Будь Лансье в другом состоянии, он, наверно, заметил бы, как, слывши непроницаемым, Берти смутился, когда он сказал: «Мы все обижены, что вы нас позабыли — Марселина, Мадо»… Но Лансье было не до наблюдений: предстоящий разговор угнетал его. Пришлось начать с начала, то есть с денежных затруднений. Когда Лансье остановился, чтобы передохнуть перед самой неприятной частью своей исповеди, Берти сказал:

— До меня доходили слухи… Видите ли, дорогой друг, вы слишком поздно родились. Вы знаете, как я вас ценю, но теперь другое время… Вы мне как-то показали старинное ружье, — если не ошибаюсь, Людовика Шестнадцатого. Очаровательная вещица. Но оно не стреляет… Вы хотите сохранить навыки прошлого века, а теперь середина двадцатого. Для вас «Рош-энэ» приложение, притом неприятное, к «Корбей». Вот и результаты… Теперь нельзя поддерживать дело на одном уровне, нужно или распространяться, или погибнуть.

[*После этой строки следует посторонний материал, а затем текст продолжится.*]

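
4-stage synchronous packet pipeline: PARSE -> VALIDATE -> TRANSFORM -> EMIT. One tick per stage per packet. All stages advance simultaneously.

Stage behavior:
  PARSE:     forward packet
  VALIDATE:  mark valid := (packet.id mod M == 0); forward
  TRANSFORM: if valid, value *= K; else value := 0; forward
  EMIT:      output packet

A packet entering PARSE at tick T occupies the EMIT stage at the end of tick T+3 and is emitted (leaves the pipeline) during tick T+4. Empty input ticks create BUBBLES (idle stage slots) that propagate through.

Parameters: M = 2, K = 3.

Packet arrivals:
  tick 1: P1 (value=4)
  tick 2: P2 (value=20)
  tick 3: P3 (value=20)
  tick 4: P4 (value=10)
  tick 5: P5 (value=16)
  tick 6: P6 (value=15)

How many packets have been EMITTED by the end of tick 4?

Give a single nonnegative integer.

Tick 1: [PARSE:P1(v=4,ok=F), VALIDATE:-, TRANSFORM:-, EMIT:-] out:-; in:P1
Tick 2: [PARSE:P2(v=20,ok=F), VALIDATE:P1(v=4,ok=F), TRANSFORM:-, EMIT:-] out:-; in:P2
Tick 3: [PARSE:P3(v=20,ok=F), VALIDATE:P2(v=20,ok=T), TRANSFORM:P1(v=0,ok=F), EMIT:-] out:-; in:P3
Tick 4: [PARSE:P4(v=10,ok=F), VALIDATE:P3(v=20,ok=F), TRANSFORM:P2(v=60,ok=T), EMIT:P1(v=0,ok=F)] out:-; in:P4
Emitted by tick 4: []

Answer: 0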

При слове «погибнуть» Лансье вздрогнул. Начало разговора не предвещало ничего хорошего. Да и на что он мог надеяться? Как ни умен Берти, он тоже отделывается прописной моралью. Все же Лансье пересилил себя и досказал свою печальную историю. Он был уверен, что происки немцев поразят Берти, но тот кивал головой, а время от времени улыбался.

— Вы могли вообразить нечто подобное?..

— Но, дорогой господин Лансье, я не вижу здесь ничего удивительного. Они так действуют и в других отраслях. Это естественно, я даже не берусь их обвинять — они хотят жить, не их вина, если мы спим.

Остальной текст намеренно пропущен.